Scores of US troops died in a multi-year effort to make a lasting solution to Kandahar’s energy problem, but their sacrifices came to naught when the Afghan government took control of the project and sent it off the rails. USAID, the agency funding Afghanistan’s electrical infrastructure, had a chance to avoid this grim situation, but failed when they canceled a 2011 operation to install a new hydroelectric turbine at the Kajaki Dam.

Kandahar is presently powered by diesel generators, which require costly fuel and frequent maintenance, both subsidized by the US. This funding is drying up quickly, and will be eliminated entirely by September 2015. The plan to keep the lights on in Kandahar hinges on hydropower from the Kajaki Dam, which has been a bottomless pit of waste and failure for the agency tasked with its development, USAID.

Americans built the Kajaki Dam in the 1950s, and its hydroelectric plant in the 1970s. Two turbines produce a limited amount of electricity, not enough to sustain Kandahar’s demands. A third, more modern turbine could provide enough power for the city and surrounding areas, but fierce fighting has prevented the delivery of 700 tons of concrete necessary for its installation.

Three years ago, when Jean MacKenzie and I reported on the Kajaki Dam for the GlobalPost Special Report “Watershed of Waste,” we had a minor disagreement. She thought the Taliban would never allow the convoy of concrete trucks to pass, and I thought the Taliban didn’t have a vote: if the Marines made a concerted effort to blast their way from Kandahar to Kajaki, the concrete would arrive.

That fall, the Marines appeared to be proving me right. They had cleared and held vast swaths of the violent farmland surrounding the road, and were ready to secure the convoy of building materials. The clearing operations cost the lives of more than 50 soldiers and Marines, but the road was more or less secured by winter.

Suddenly it turned out our disagreement was moot, as the stupefying decision came from USAID that there would be no attempt to deliver the concrete after all.

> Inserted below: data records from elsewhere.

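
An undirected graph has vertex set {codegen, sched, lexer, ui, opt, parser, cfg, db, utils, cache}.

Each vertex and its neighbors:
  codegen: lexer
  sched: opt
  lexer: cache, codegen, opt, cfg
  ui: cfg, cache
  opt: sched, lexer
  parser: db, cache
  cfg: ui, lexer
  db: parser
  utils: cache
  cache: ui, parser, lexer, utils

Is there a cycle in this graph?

Yes

DFS, tracking each vertex's parent; an edge to a visited non-parent vertex closes a cycle.
Start from cache:
visit cache (parent –)
  visit ui (parent cache)
    visit cfg (parent ui)
      cfg–ui: parent, skip
      visit lexer (parent cfg)
        lexer–cache: cache visited and ≠ parent → cycle
Cycle: cache – ui – cfg – lexer – cache.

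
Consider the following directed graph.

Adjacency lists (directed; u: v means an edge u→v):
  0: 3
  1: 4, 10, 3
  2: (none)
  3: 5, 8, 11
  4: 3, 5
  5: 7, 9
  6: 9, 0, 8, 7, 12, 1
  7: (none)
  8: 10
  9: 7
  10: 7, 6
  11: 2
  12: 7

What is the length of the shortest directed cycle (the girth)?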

In an incredible display of the lack of coordination between the US military and USAID, the project was handed over to the Afghan national electricity company DABS. Funding still comes from USAID, but oversight falls to the Afghans.

DABS has in turn hired Dubai-based GFA Consulting to manage the dam, including installation of the third turbine, projected for completion by December 2015. The GFA contract is worth $75 million, on top of the approximately $500 million Kajaki has cost since 2002.

In a best-case scenario based on the US military’s own projections, power from the new Kajaki turbine would not be delivered to Kandahar until 2018, leaving the city of 500,000 in the dark for three years after the fuel subsidies run out.

Even that grim scenario is a pipe dream at this point. The security situation at Kajaki has gone from bad to worse. US military sources say fighting between Taliban and Afghan troops occurs on a near-daily basis.

With US forces drawing down, the Taliban is resurgent in poppy-growing regions of Helmand Province and the road to Kajaki is no longer secure enough to bring the concrete from Kandahar. Given the level of effort and sacrifice it took the well-provisioned US Marines to open that road, it seems unlikely the beleaguered Afghan forces will be able to do the same, if they attempt to install Kajaki’s third turbine.

The concrete hole between Kajaki’s two existing turbines remains empty, and like the US war and rebuilding process itself, implacably consumes the nearly endless amounts of blood and treasure that have been poured into it. There is no sign the hole will ever be filled by anything else.